Sunday, May 27, 2007

"compile-in" method v.s. "sampling" method

There are two approaches to do the profiling, i.e. compile-in and sampling.
Compile-in is a method to record the timing of executing each component or function, and the one using the longest time is considered the bottleneck.
Sampling is a method to periodically check what the current active component is, and the one
appearing most frequently is considered the bottleneck.

Compile-in needs to instrument the source code, and may affect the performance due to the overhead of counting and logging. To implement compile-in method, one way is to instrument the source code directly, for instance, using macros to redefine the calls and recompile. We are thinking to use aspect of programming techniques to help the instrumentation so that we can keep the instrumented code and the original code separately.

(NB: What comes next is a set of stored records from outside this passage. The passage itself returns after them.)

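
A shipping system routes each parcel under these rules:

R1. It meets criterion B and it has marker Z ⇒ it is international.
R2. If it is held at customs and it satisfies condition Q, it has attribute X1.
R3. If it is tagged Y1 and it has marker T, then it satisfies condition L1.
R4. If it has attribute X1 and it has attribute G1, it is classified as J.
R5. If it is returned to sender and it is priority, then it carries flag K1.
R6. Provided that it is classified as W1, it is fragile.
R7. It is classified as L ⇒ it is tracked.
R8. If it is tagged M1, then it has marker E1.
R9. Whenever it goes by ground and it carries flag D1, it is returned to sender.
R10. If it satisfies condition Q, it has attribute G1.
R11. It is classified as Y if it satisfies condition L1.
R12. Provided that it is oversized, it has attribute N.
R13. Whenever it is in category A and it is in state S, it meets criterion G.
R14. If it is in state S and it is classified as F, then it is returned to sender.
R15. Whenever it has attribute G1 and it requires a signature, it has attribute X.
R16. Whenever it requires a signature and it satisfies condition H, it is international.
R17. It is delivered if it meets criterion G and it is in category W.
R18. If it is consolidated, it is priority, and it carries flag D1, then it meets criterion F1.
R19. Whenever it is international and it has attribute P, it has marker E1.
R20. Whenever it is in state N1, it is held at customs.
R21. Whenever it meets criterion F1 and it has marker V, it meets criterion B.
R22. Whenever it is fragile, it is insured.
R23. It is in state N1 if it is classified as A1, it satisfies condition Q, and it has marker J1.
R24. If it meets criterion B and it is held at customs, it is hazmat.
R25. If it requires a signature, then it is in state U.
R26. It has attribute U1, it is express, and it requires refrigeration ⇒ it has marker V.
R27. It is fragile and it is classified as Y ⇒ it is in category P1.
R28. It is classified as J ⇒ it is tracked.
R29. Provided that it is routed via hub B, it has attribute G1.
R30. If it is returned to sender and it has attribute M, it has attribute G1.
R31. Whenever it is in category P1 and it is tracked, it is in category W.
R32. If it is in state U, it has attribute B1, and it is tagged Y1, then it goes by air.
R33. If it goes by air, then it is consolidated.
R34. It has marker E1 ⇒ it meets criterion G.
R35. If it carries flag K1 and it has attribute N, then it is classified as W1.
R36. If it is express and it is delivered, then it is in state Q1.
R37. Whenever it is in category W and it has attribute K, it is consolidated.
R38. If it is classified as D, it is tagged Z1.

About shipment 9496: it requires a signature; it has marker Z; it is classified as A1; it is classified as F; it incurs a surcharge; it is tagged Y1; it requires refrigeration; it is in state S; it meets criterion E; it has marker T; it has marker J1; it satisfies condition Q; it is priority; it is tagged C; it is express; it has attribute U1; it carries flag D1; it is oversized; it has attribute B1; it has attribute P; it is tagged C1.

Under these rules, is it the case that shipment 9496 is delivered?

By R3 (it is tagged Y1, it has marker T): it satisfies condition L1.
By R10 (it satisfies condition Q): it has attribute G1.
By R11 (it satisfies condition L1): it is classified as Y.
By R12 (it is oversized): it has attribute N.
By R14 (it is in state S, it is classified as F): it is returned to sender.
By R23 (it is classified as A1, it satisfies condition Q, it has marker J1): it is in state N1.
By R25 (it requires a signature): it is in state U.
By R26 (it has attribute U1, it is express, it requires refrigeration): it has marker V.
By R32 (it is in state U, it has attribute B1, it is tagged Y1): it goes by air.
By R33 (it goes by air): it is consolidated.
By R5 (it is returned to sender, it is priority): it carries flag K1.
By R18 (it is consolidated, it is priority, it carries flag D1): it meets criterion F1.
By R20 (it is in state N1): it is held at customs.
By R21 (it meets criterion F1, it has marker V): it meets criterion B.
By R35 (it carries flag K1, it has attribute N): it is classified as W1.
By R1 (it meets criterion B, it has marker Z): it is international.
By R2 (it is held at customs, it satisfies condition Q): it has attribute X1.
By R4 (it has attribute X1, it has attribute G1): it is classified as J.
By R6 (it is classified as W1): it is fragile.
By R19 (it is international, it has attribute P): it has marker E1.
By R27 (it is fragile, it is classified as Y): it is in category P1.
By R28 (it is classified as J): it is tracked.
By R31 (it is in category P1, it is tracked): it is in category W.
By R34 (it has marker E1): it meets criterion G.
By R17 (it meets criterion G, it is in category W): it is delivered.

Yes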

Sampling involves interrupting the process, and grabbing a stack trace. Sampling may affect the performance less if the frequency is not intense. The implementation of sampling is more complicate, and we may reply on some system profiling functions.

Plan:
After the discussion with Paul, we decide to first implement a compile-in method for profiling file I/O, i.e. pread() and pwrite() in c_filesys.c . Our goal is to find out where in the code, a thread is "waiting". Note, when we count the wall time as the execution time, the context switch period is also included. We expect the impact of the context switch among processes is ignorable if the waiting duration is significant.